The oral argument in Schuette v. CDAA
I just got out of the oral argument in Schuette v. Coalition to Defend Affirmative Action. We all owe the solicitor general for the State of Michigan a hearty thank you for the excellent defense of Proposal 2. He was fantastic today. I left the courtroom knowing the defenders of equality under the law put forth their best argument.
This should be an easy case. The Michigan voters changed their Constitution in a way consistent the federal Constitution’s guarantee of equal protection. They prohibited their government from ever classifying individuals along racial lines. Not only is that consistent with the federal Equal Protection Clause, it furthers the very promise contained in it. No state shall deny equal protection of the laws. Michigan agrees, and will not deny any individual — regardless of skin color — equal protection of the laws.
Standing in the way of this straightforward reading of the Equal Protection Clause are two old Supreme Court cases called Hunter and Seattle. Both cases were decided before the Supreme Court made clear in Croson, Adarand, Grutter, and PICS that all racial classifications are suspect. Nevertheless, the proponents of race-based affirmative action seized on outdated language from those opinions, in attempt to strike down Michigan’s Proposal 2. From the look of things today, their attempt will fail.
The Solicitor General for Michigan began the argument, and — as I noted at the outset — was outstanding. He hammered home the point that the Equal Protection Clause does not require what it barely permits. That is, racial preferences cannot be required, since they are rarely permissible under the Constitution. Further, the Solicitor made compelling arguments for distinguishing the Hunter and Seattle cases. And, he even noted — as Pacific Legal Foundation argued in its amicus brief to the Court — that to the extent those cases stand for a proposition that would require the Court to strike down Proposal 2, those cases must be overruled.
Throughout his argument, the Solicitor General of Michigan remained cool, despite hard questioning from Justice Sotomayor. He explained how the University of Michigan has not become segregated under Proposal 2, and he also explained how Proposal 2 does much more than simply affect university admissions. It prohibits preferential treatment in all phases of Michigan government. And just like the Fair Housing Act addresses racial matters without being a suspect racial classification, so too does Proposal 2.
The same cannot be said for the proponents of racial preferences. As far as courtroom demeanor is concerned both oralists were off their game. They often pointed fingers or interrupted the Justices, and even went silent in the face of some tough questions. For example, when Shanta Driver, the attorney for BAMN, began her argument, Justice Scalia asked her if there is any case in the history of the Supreme Court that holds that the Equal Protection Clause only protects minority interests. After hemming, she had to concede that there was no such case.

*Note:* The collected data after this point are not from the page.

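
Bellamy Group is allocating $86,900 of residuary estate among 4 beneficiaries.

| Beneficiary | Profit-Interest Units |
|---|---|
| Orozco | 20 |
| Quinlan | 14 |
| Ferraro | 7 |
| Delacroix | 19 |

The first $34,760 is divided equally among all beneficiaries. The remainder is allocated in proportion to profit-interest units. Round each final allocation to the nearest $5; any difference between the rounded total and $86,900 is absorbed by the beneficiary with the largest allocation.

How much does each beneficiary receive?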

More detrimental to the pro-preference side was their inability to find any meaningful way to distinguish this case from countless other pieces of legislation that remove discretionary decisionmaking from one body of government to another. In other words, simply removing the authority for the Regents of the University of Michigan to adopt racial preferences — and placing such (lack of) such authority into the state constitution — is no different than the Fair Housing Act, which removes the authority for cities and states to make local housing policy.
Neither were the race-preference proponents able to pin down exactly when an equal protection violation would occur under their rationale. The Chief Justice along with Justices Kennedy and Alito, repeatedly tried to pin down at which step of removal the Clause is violated. If discretion is lodged with the University Regents, would the Clause be violated if the University President gained the discretion to adopt racial preferences? How about if it is the legislature? The governor? When and where does this violation occur? No logical answer was found for these questions.
As often occurs with highly contested issues, this case may come down to how Justice Kennedy votes. And he had questions for both sides. Justice Breyer, however, only questioned the pro-preferences side. Before the argument I would have predicted an 8-0 opinion (Justice Kagan recused herself) — I just don’t see how the Supreme Court can hold that the Equal Protection Clause is violated by guaranteeing equal protection. After the argument, I am still optimistic, but I will amend my prediction somewhat. It was clear that Justice Sotomayor will hold that Proposal 2 violates the Equal Protection Clause. Justice Ginsburg probably too, but she also had questions for both sides. Ultimately, I expect a 6-2 opinion, upholding the right of the people of Michigan to prohibit their government from considering race in governmental decisionmaking.
That’s the result I expect, and that is the result I hope for. Hopefully then other states can follow the lead of Michigan, California, Washington, Nebraska, Oklahoma, and Arizona, by prohibiting their governments from treating individuals differently because of the color of their skin.